Und gerade heute, am 9. November, zeigt Gröpelingen, was Zusammenhalt bedeutet. Das Erzählfestival „Feuerspuren“ füllt den Stadtteil mit Stimmen, Geschichten und Musik. Menschen erzählen in vielen Sprachen vom Leben, von Flucht, Neubeginn und Hoffnung.
Das diesjährige Motto lautet „Sichtbar“. Das passt zu diesem Tag. Denn sichtbar zu werden – das bedeutet, gehört zu werden. Und wer gehört wird, verliert ein Stück Unsichtbarkeit, ein Stück Ohnmacht.
Das Festival und diese Mahnwache haben mehr gemeinsam, als es auf den ersten Blick scheint: Beide geben Stimmen Raum, die sonst leicht überhört werden. Beide machen Geschichte spürbar – die vergangene und die gegenwärtige. Und beide zeigen, dass aus Erinnerung und Begegnung Gemeinschaft entsteht.
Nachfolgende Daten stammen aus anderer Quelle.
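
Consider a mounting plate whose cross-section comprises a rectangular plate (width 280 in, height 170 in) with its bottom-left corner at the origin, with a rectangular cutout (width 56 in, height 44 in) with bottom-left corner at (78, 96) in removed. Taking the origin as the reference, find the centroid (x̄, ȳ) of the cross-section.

plate: A = 280 × 170 = 47600.00, centroid at (140.00, 85.00).
hole: A = −(56 × 44) = -2464.00, centroid at (106.00, 118.00).
ΣA = 45136.00 in²
ΣAx̄ = (47600.00)(140.00) + (-2464.00)(106.00) = 6402816.00 in³
ΣAȳ = (47600.00)(85.00) + (-2464.00)(118.00) = 3755248.00 in³
x̄ = 6402816.00 / 45136.00 = 141.86 in
ȳ = 3755248.00 / 45136.00 = 83.20 in

x̄ = 141.86 in, ȳ = 83.20 in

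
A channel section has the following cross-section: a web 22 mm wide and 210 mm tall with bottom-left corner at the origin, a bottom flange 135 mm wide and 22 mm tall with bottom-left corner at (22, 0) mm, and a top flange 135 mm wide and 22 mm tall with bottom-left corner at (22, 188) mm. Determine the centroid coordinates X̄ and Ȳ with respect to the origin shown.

web: A = 22 × 210 = 4620.00, centroid at (11.00, 105.00).
bottom flange: A = 135 × 22 = 2970.00, centroid at (89.50, 11.00).
top flange: A = 135 × 22 = 2970.00, centroid at (89.50, 199.00).
ΣA = 10560.00 mm²
ΣAX̄ = (4620.00)(11.00) + (2970.00)(89.50) + (2970.00)(89.50) = 582450.00 mm³
ΣAȲ = (4620.00)(105.00) + (2970.00)(11.00) + (2970.00)(199.00) = 1108800.00 mm³
X̄ = 582450.00 / 10560.00 = 55.16 mm
Ȳ = 1108800.00 / 10560.00 = 105.00 mm

X̄ = 55.16 mm, Ȳ = 105.00 mm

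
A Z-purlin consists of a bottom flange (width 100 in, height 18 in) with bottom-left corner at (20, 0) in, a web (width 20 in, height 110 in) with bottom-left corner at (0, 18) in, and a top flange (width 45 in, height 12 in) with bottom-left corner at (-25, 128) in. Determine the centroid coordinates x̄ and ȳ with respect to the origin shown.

x̄ = 32.30 in, ȳ = 54.88 in

bottom flange: A = 100 × 18 = 1800.00, centroid at (70.00, 9.00).
web: A = 20 × 110 = 2200.00, centroid at (10.00, 73.00).
top flange: A = 45 × 12 = 540.00, centroid at (-2.50, 134.00).
ΣA = 4540.00 in²
ΣAx̄ = (1800.00)(70.00) + (2200.00)(10.00) + (540.00)(-2.50) = 146650.00 in³
ΣAȳ = (1800.00)(9.00) + (2200.00)(73.00) + (540.00)(134.00) = 249160.00 in³
x̄ = 146650.00 / 4540.00 = 32.30 in
ȳ = 249160.00 / 4540.00 = 54.88 in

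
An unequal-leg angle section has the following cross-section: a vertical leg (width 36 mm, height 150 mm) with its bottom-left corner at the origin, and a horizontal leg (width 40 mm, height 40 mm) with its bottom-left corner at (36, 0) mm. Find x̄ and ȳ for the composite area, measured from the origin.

x̄ = 26.69 mm, ȳ = 62.43 mm

vertical leg: A = 36 × 150 = 5400.00, centroid at (18.00, 75.00).
horizontal leg: A = 40 × 40 = 1600.00, centroid at (56.00, 20.00).
ΣA = 7000.00 mm², ΣAx̄ = 186800.00 mm³, ΣAȳ = 437000.00 mm³.
x̄ = 186800.00/7000.00 = 26.69 mm; ȳ = 437000.00/7000.00 = 62.43 mm.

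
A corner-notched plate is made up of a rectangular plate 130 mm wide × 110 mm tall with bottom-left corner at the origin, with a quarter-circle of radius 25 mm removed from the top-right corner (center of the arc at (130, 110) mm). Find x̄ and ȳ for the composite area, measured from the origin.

plate: A = 130 × 110 = 14300.00, centroid at (65.00, 55.00).
removed quarter-circle: A = −¼π·25² = -490.87, centroid at (119.39, 99.39).
ΣA = 13809.13 mm²
ΣAx̄ = (14300.00)(65.00) + (-490.87)(119.39) = 870894.73 mm³
ΣAȳ = (14300.00)(55.00) + (-490.87)(99.39) = 737712.21 mm³
x̄ = 870894.73 / 13809.13 = 63.07 mm
ȳ = 737712.21 / 13809.13 = 53.42 mm

x̄ = 63.07 mm, ȳ = 53.42 mm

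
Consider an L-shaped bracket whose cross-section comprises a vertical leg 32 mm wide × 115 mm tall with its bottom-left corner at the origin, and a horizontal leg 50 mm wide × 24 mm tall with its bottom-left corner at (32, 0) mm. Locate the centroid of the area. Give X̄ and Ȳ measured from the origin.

X̄ = 26.08 mm, Ȳ = 46.31 mm

vertical leg: A = 32 × 115 = 3680.00, centroid at (16.00, 57.50).
horizontal leg: A = 50 × 24 = 1200.00, centroid at (57.00, 12.00).
ΣA = 4880.00 mm², ΣAX̄ = 127280.00 mm³, ΣAȲ = 226000.00 mm³.
X̄ = 127280.00/4880.00 = 26.08 mm; Ȳ = 226000.00/4880.00 = 46.31 mm.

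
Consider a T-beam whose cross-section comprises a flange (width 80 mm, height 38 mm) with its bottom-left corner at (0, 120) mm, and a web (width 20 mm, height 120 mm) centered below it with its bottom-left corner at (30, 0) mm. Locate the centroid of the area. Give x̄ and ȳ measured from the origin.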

Wenn wir auf die Welt blicken, sehen wir Leid und Krieg: in Gaza, in Israel, in der Ukraine. Die Gewalt trifft vor allem Zivilisten, Familien, Kinder. Viele Menschen hier in Gröpelingen haben Angehörige in diesen Regionen. Das macht die Kriege auch für uns zu einem Thema, das nahegeht.
Wir wissen: Kriege enden nicht durch Waffen allein. Sie enden, wenn Menschen den Mut finden, miteinander zu reden. Frieden entsteht nicht durch Sieg, sondern durch Verhandlung. Diese Haltung – der Versuch, zu verstehen, zu vermitteln, menschlich zu bleiben – beginnt auch hier, in unserer Nachbarschaft.
Der 9. November erinnert uns, wohin Hass und Gleichgültigkeit führen. Aber er erinnert uns auch daran, dass Menschen sich dem entgegensetzen können. Hier in Gröpelingen geschieht das jeden Tag: In Schulen, Vereinen, Initiativen, Nachbarschaften. Menschen kümmern sich umeinander, helfen, widersprechen, organisieren.
Der Beirat, Bürgerinitiativen, die VVN-BdA, soziale Projekte – sie alle zeigen, dass Demokratie nicht von oben kommt, sondern unten wächst. Dass Erinnerung nicht im Museum bleibt, sondern in Begegnung lebendig wird. Diese Kultur braucht Unterstützung. Sie ist keine Nebensache – sie ist der Kern einer offenen Stadtgesellschaft.
Der 9. November erinnert uns an den Preis der Gleichgültigkeit. Gröpelingen erinnert uns an die Kraft der Vielfalt.
Und das Festival Feuerspuren erinnert uns daran, dass Geschichten Brücken schlagen – zwischen Vergangenheit und Zukunft, zwischen Erinnerung und Hoffnung.
Erinnerung und Alltag gehören zusammen. Das eine mahnt, das andere fordert uns heraus.
Wenn wir beides verbinden – das Gedenken und das Handeln – dann bleibt Erinnerung lebendig, und Vielfalt wird zur Stärke, nicht zur Spaltung.